A conviction for a sex offense was reversed in Mondragon v. State, 2023 WL 2806288 (Apls. Ct. Md. Apr. 6, 2023)(unreported), because the trial court erroneously denied a “missing evidence” instruction. This blog addresses the holding that negligent loss of important evidence was sufficient to sustain a sanction.
The history of, and standard for, “missing evidence” instructions was discussed in Suspect’s Haircut = Destruction or Concealment of Evidence Leading to “Missing Evidence” Jury Instruction.
Mondragon was convicted of sexually assaulting a minor. After reporting the crime, the minor was interviewed by a police detective. The detective testified that he attempted to “tag” the recording for continued preservation. The Court wrote that: “How long the recording remains in the system depends upon how the recording is categorized, which is a decision made by the officer conducting the interview applying standards promulgated by the Department. In the present case, and in light of the information provided to him in the interviews, Detective Conrad intended to designate the recordings for indefinite storage, but things went amiss.” [emphasis added].
When asked if he tagged the video, the detective explained: “I believe I did. At this point, it’s always a habit to tag them where I hit a touch screen for it and then I hit logout, but as we learned that day, the video showed up not tagged, which probably means that when I hit the touch screen, my finger probably didn’t light up the tag, and so, when I hit and then hit logout, I believed it was tagged, but as it was found out later, that it was not tagged.” [emphasis added].
The untagged video – which contained the initial interview of the victim – was deleted.
The trial court held that the loss was through mere negligence and denied a “missing evidence” instruction. It stated that the detective’s “description adequately explains why it is not here and I don’t think that a negative inference is appropriate under the case. You can certainly argue that, but I don’t think it’s worthy of a jury instruction.” [emphasis added].
Obviously, the recorded statement of the victim was held to be relevant. The Court considered it “highly relevant.”
The State suggested “that a missing evidence instruction is inappropriate when the evidence in question is destroyed through mere negligence….” [emphasis added]. The Appellate Court squarely rejected that contention.
In Cost, our Supreme Court explained that a missing evidence instruction would be appropriate “where the State intentionally or negligently destroyed—or merely failed to produce—relevant evidence.” 417 Md. at 370. We read this statement to mean that Cost’s holding extends to cases where the destruction of evidence was negligent. In this case, the trial court commented that “neglect is the way I can describe” the detective’s failure to preserve the recordings of the initial interview with L.
Therefore, the trial court erred and the appellate court reversed.
The holding that negligence was sufficient is important. The Maryland Supreme Court has several times written that:
“[S]poliation” is often used in civil cases, where parties withhold or destroy evidence strategically. The term “spoliation,” moreover, is often associated with egregious or bad faith actions, and not for cases involving negligent destruction or loss. [emphasis added].

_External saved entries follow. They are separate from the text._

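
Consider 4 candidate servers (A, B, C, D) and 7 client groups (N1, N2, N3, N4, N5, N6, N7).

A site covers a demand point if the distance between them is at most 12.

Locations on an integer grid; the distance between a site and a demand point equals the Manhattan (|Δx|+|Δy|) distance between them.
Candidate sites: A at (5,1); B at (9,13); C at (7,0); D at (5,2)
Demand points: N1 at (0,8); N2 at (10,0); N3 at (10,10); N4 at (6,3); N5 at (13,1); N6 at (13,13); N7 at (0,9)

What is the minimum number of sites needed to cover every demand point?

Coverage sets (demand points within 12 of each site):
  A: {N1, N2, N4, N5}
  B: {N3, N6}
  C: {N2, N4, N5}
  D: {N1, N2, N4, N5, N7}
No single site covers all 7 demand points.
But {B, D} covers everything, so the minimum is 2.

2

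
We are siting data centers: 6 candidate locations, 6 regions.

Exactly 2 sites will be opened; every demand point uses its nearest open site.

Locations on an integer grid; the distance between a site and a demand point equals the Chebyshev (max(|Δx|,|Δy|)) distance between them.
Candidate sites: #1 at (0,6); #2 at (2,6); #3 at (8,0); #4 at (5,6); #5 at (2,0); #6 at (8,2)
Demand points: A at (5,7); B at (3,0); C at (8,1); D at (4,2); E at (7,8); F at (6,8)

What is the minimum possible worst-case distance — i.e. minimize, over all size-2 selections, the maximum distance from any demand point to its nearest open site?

5

Open {#2, #3}.
  Farthest demand point is B at distance 5 (to #3); all others are ≤ 5.
With {#2, #6} the worst case is 5.
With {#3, #4} the worst case is 5.
No size-2 selection achieves below 5.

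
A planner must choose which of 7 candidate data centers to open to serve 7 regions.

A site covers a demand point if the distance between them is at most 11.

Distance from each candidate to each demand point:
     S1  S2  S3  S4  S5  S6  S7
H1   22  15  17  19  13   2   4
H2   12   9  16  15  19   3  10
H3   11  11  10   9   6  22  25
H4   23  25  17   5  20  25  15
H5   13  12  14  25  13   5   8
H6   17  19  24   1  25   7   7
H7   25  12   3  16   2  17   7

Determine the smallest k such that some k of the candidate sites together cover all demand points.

2

Coverage sets (demand points within 11 of each site):
  H1: {S6, S7}
  H2: {S2, S6, S7}
  H3: {S1, S2, S3, S4, S5}
  H4: {S4}
  H5: {S6, S7}
  H6: {S4, S6, S7}
  H7: {S3, S5, S7}
No single site covers all 7 demand points.
But {H1, H3} covers everything, so the minimum is 2.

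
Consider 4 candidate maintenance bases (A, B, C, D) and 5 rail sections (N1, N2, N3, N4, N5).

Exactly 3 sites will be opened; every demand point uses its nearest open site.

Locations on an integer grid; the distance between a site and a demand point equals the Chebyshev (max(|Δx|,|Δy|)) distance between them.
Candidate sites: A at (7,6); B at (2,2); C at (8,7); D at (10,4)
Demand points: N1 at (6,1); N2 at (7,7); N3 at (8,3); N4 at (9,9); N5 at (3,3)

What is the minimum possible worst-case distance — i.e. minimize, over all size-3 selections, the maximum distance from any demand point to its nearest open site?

4

Open {A, B, C}.
  Farthest demand point is N1 at distance 4 (to B); all others are ≤ 4.
With {A, B, D} the worst case is 4.
With {A, C, D} the worst case is 4.
No size-3 selection achieves below 4.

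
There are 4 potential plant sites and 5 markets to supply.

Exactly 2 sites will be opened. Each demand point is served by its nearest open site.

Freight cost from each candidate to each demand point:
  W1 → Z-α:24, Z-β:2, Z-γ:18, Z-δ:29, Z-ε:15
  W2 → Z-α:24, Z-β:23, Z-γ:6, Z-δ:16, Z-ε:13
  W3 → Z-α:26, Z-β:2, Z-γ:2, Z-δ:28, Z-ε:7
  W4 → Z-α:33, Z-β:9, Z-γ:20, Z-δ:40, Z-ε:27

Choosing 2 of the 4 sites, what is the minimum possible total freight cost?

51

Open {W2, W3}.
  Z-α→W2 24, Z-β→W3 2, Z-γ→W3 2, Z-δ→W2 16, Z-ε→W3 7  ⇒ total 51.
Compare {W1, W2}: total 61.
Compare {W1, W3}: total 63.
No size-2 selection does better; minimum is 51.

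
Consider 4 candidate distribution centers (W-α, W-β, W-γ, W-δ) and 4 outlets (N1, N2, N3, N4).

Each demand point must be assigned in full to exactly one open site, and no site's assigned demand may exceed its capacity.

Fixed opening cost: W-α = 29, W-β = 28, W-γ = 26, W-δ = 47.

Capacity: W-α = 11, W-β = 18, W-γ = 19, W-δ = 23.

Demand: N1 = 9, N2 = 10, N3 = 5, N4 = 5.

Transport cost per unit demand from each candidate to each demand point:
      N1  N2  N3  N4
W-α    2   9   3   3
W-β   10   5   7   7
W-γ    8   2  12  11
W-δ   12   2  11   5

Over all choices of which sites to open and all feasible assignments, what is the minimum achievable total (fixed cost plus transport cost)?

177

Open {W-α, W-γ}; cheapest assignment that respects the capacities:
  W-α (cap 11, load 10): N3, N4 — cost 5×3 + 5×3 = 30
  W-γ (cap 19, load 19): N1, N2 — cost 9×8 + 10×2 = 92
  Shipping 122, fixed 55 → total 177.
  Any other capacity-feasible assignment to {W-α, W-γ} ships for at least 122.
Compare {W-α, W-β, W-γ}: its best feasible assignment gives total 191.
Compare {W-α, W-δ}: its best feasible assignment gives total 194.
Every other set of open sites that can feasibly serve all demand totals ≥ 191 even under its best assignment. Minimum: 177.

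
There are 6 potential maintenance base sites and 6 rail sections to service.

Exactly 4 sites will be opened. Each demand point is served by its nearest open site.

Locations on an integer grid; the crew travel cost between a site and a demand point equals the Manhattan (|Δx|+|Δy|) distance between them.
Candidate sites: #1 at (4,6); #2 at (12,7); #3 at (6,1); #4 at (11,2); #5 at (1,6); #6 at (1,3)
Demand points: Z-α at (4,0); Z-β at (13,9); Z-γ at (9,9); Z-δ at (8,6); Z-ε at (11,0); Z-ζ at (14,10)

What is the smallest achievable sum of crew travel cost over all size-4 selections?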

In the civil context, Maryland courts are in disarray on the issue of whether negligence can support sanctions. Some State decisions require intent while, in others, negligence is sufficient. See Does Maryland Require that Spoliation be “Intentional”? , Maryland’s Confusing Spoliation Doctrine, Maryland’s Spoliation Standard, and M. Berman and A. Shelton, “The Common Law Duty to Preserve ESI (Its Trigger, Scope, and Limit) in Maryland State Courts” in M. Berman, et al., eds., Electronically Stored Information in Maryland Courts (Md. State Bar Ass’n. 2020), Chap. 12.
In my view, “[f]airness suggests that there should be a remedy for a party that is prejudiced, regardless of the opponent’s intent.” Id. In a recent Maryland State Bar Association white paper, I argued that “some Maryland appellate opinions limit sanctions to intentional misconduct while others – properly, in my opinion – state that negligence may suffice.” See It’s Time to Replace Maryland’s “Safe Harbor” Rule. I suggested that Maryland adopt a rule similar to Fed.R.Civ.P. 37(e), which, in subsection (e)(1), authorizes limited, curative sanctions for negligent loss of relevant information that should have been preserved and that cannot be replaced by secondary evidence. That suggestion was approved by a subcommittee of the Standing Committee on Rules and Practice.
The Mondragon decision suggests that negligence should be sufficient to support curative spoliation sanctions in a civil context, notwithstanding contrary dicta in Cost.
 The design of the system may be questioned. For example, when closing a Microsoft document that was not saved, the system has a pop up message asking the user if the document should be saved. If that double-check existed, it was not mentioned. The absence of such an inexpensive safeguard is inexplicable.
 Cost v. State, 417 Md. 360 (2010).
 For a discussion of the prior cases mentioned above, see Suspect’s Haircut = Destruction or Concealment of Evidence Leading to “Missing Evidence” Jury Instruction.